Just realised, my PMG certificate is dated 1 Mar 1967 - so my last PMG term was actually "PMG 1st Class (Failed)" - that's what happens when women start interfering in your life!


----------



## Ron Stringer (Mar 15, 2005)

Sorry I didn't make myself clear.

I came ashore on study leave and did my 1st Class PMG and radar ticket in the summer of '64. I stayed at Linda's, sharing a room firstly with a Blue Star 2nd mate called Michael Holland for a while, then with another MIMCo R/O called Peter Sarginson. After the radar exams I went back to sea. 
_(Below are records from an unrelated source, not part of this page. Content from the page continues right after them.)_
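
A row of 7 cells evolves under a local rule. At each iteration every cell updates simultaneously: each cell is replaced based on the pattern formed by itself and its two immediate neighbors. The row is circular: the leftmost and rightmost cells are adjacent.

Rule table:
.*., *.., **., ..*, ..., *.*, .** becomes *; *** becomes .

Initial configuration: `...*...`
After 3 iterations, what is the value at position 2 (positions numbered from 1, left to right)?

iteration 1: *******
iteration 2: .......
iteration 3: *******
position 2 holds *

*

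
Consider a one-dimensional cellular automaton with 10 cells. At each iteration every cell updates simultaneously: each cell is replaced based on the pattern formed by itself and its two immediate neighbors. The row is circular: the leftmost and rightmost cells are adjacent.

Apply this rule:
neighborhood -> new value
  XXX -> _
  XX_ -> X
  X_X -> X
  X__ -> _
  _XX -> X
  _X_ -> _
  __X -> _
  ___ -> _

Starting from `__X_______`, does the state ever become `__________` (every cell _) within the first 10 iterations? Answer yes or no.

__________
all cells are _ at iteration 1

yes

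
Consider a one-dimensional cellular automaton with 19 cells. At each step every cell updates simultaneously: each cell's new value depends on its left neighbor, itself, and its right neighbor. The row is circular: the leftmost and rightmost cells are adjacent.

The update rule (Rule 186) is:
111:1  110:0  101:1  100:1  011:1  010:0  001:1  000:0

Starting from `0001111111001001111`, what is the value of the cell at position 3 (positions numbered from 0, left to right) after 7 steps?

1011111110110111110
0111111101101111101
1111111011011111010
1111110110111110101
1111101101111101011
1111011011111010111
1110110111110101111
position 3 holds 0

0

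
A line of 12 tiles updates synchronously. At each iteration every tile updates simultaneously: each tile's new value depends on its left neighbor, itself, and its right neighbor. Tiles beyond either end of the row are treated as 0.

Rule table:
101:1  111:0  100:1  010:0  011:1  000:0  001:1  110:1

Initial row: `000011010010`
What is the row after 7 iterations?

000111101101
001100111110
011111100011
110000110111
111001111101
101111000110
011001101111

011001101111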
Was offered a job ashore with MIMCo in '66 and was sent to work at their South Shields base (down the Mill Dam). At the same time another MIMCo R/O, Norman Watchorn, was also taken ashore and posted to South Shields so he and I shared a room at Linda's from about June to December. 

In January '67 I got married and moved into a flat in Gateshead with my wife, before being transferred to Chelmsford in May of that year.

Peter Sarginson eventually came ashore and worked as a technician at MIMCo's Felixstowe base before transferring to Chelmsford to work in the Installation Planning department. Odd coincidences in life.


----------



## Loptap (May 2, 2016)

Ron Stringer said:


> Sorry I didn't make myself clear.


No Ron - you were perfectly clear - QRK 5...

...I just got caught up in the reference to Julian Avenue - a very important part of my early life!

Thank you for the memory jogger!


----------



## gordonarfur (May 27, 2018)

Something wrong here, NZS and Federal R/O,s were direct employ not marconi wallahs, I spent 3 years with NZS never heard of this bloke.


----------